Other Considerations
MediMobility: This has become a meaningful portion of Blade’s strategic vision after their acquisition of Trinity Air Medical (with MediMobility now contributing ~65% of 9M21 revenue). Although this is currently a meaningful portion of Blade’s revenue, in management’s projections they do not assume this to be the strategy they pursue and underwrite the revenue growth in their core product of commuter travel.
That being said, MediMobility although provides a strong underlying revenue base, it is unprofitable and lower growth in the long run. Blade is far from a first mover or meaningful player in the market. There are a number of air ambulance and medical air transport players in the market namely: MedJet, Angel MedFlight, AirMed, and a number of others. This is a fragmented market with little competitive differentiation with the only differentiator being availability, making regional presence critical.
Hopefully we get more info in the 10K around the margin profile by revenue segment (i.e. core versus MediMobility) but currently we don’t. That being said, I don’t expect there to be margin uplift due to revenue mix shift as this should be a lower margin business from lack of differentiation, influence from insurance companies, and rebates.
EVAs / eVOTLs: I didn't do much analysis here as I believe this is a far off adoption that is outside the range of the rerating contemplated. However, I would note that I don't see this as a core driver of growth. I grant there is some ESG upside, and there could be mild additional adoption, but the margin problem will remain the same. There will still need to be pilots which are the main driver of variable expenses, unless true autonomous flying vehicles are adopted but that is a 10+ year tail risk given were things. Even management contemplates this as a 2025E+ growth opportunity, which I believe will be outside the timeframe that this gets rerated or similar competitors enter the market and begin to take market share / limit growth.

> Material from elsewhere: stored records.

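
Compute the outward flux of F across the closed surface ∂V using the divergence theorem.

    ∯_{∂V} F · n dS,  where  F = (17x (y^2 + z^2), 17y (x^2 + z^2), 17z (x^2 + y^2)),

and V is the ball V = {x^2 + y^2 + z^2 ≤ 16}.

By the divergence theorem,

    ∯_{∂V} F · n dS = ∭_V (∇ · F) dV.

Compute the divergence:
    ∇ · F = ∂F_x/∂x + ∂F_y/∂y + ∂F_z/∂z = 17y^2 + 17z^2 + 17x^2 + 17z^2 + 17x^2 + 17y^2 = 34x^2 + 34y^2 + 34z^2.

In spherical coordinates, x = ρ sin(φ) cos(θ), y = ρ sin(φ) sin(θ), z = ρ cos(φ), dV = ρ^2 sin(φ) dρ dφ dθ, with 0 ≤ ρ ≤ 4, 0 ≤ φ ≤ π, 0 ≤ θ ≤ 2π.

The integrand, after substitution and multiplying by the volume element, becomes (34ρ^2) · ρ^2 sin(φ), so

    ∭_V (∇·F) dV = ∫_0^{2π} ∫_0^{π} ∫_0^{4} (34ρ^2) · ρ^2 sin(φ) dρ dφ dθ.

Inner (ρ from 0 to 4): 34816sin(φ)/5.
Middle (φ from 0 to π): 69632/5.
Outer (θ from 0 to 2π): 139264π/5.

Therefore ∯_{∂V} F · n dS = 139264π/5.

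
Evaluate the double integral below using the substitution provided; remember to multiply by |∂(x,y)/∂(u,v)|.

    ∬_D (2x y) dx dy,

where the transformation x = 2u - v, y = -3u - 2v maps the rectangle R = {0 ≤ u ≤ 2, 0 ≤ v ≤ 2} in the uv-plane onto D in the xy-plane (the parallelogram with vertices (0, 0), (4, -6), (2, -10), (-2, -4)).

Compute the Jacobian determinant of (x, y) with respect to (u, v):

    ∂(x,y)/∂(u,v) = | 2  -1 | = (2)(-2) - (-1)(-3) = -7.
                   | -3  -2 |

Its absolute value is |J| = 7 (the area scaling factor).

Substituting x = 2u - v, y = -3u - 2v into the integrand,

    2x y → -12u^2 - 2u v + 4v^2,

so the integral becomes

    ∬_R (-12u^2 - 2u v + 4v^2) · |J| du dv = ∫_0^2 ∫_0^2 (-84u^2 - 14u v + 28v^2) dv du.

Inner (v): -168u^2 - 28u + 224/3.
Outer (u): -1064/3.

Therefore ∬_D (2x y) dx dy = -1064/3.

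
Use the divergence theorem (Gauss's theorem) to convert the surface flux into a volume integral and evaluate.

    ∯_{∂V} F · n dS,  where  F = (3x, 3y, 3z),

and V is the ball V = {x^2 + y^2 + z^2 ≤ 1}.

By the divergence theorem,

    ∯_{∂V} F · n dS = ∭_V (∇ · F) dV.

Compute the divergence:
    ∇ · F = ∂F_x/∂x + ∂F_y/∂y + ∂F_z/∂z = 3 + 3 + 3 = 9.

In spherical coordinates, x = ρ sin(φ) cos(θ), y = ρ sin(φ) sin(θ), z = ρ cos(φ), dV = ρ^2 sin(φ) dρ dφ dθ, with 0 ≤ ρ ≤ 1, 0 ≤ φ ≤ π, 0 ≤ θ ≤ 2π.

The integrand, after substitution and multiplying by the volume element, becomes (9) · ρ^2 sin(φ), so

    ∭_V (∇·F) dV = ∫_0^{2π} ∫_0^{π} ∫_0^{1} (9) · ρ^2 sin(φ) dρ dφ dθ.

Inner (ρ from 0 to 1): 3sin(φ).
Middle (φ from 0 to π): 6.
Outer (θ from 0 to 2π): 12π.

Therefore ∯_{∂V} F · n dS = 12π.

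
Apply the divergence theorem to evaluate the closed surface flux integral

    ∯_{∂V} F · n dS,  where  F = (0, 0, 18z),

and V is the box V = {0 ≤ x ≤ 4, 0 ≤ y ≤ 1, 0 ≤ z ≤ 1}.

By the divergence theorem,

    ∯_{∂V} F · n dS = ∭_V (∇ · F) dV.

Compute the divergence:
    ∇ · F = ∂F_x/∂x + ∂F_y/∂y + ∂F_z/∂z = 0 + 0 + 18 = 18.

V is a rectangular box, so dV = dx dy dz with 0 ≤ x ≤ 4, 0 ≤ y ≤ 1, 0 ≤ z ≤ 1.

Integrate (18) over V as an iterated integral:

    ∭_V (∇·F) dV = ∫_0^{4} ∫_0^{1} ∫_0^{1} (18) dz dy dx.

Inner (z from 0 to 1): 18.
Middle (y from 0 to 1): 18.
Outer (x from 0 to 4): 72.

Therefore ∯_{∂V} F · n dS = 72.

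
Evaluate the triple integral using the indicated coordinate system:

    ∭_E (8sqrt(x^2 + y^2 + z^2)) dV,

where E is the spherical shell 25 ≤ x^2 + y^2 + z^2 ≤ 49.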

Investors: The investor base is reputable being led by KSL, HG Vora, and ARK. The main fear I have with a short here is the ARK / Reddit short squeeze potential. The short float is minor in the stock currently only ~5% currently which makes this lower risk, and this seems to on the lower end of priorties for ARK as it gets little airtime in their discussions. There could be potential for ARK to take out their position, as it is only ~$40m, and would cause a significant pullback of retail. Finally, I would expect KSL to begin realizing their position as their investment horizon is coming to an end, and would be an opportunity to show some slippage.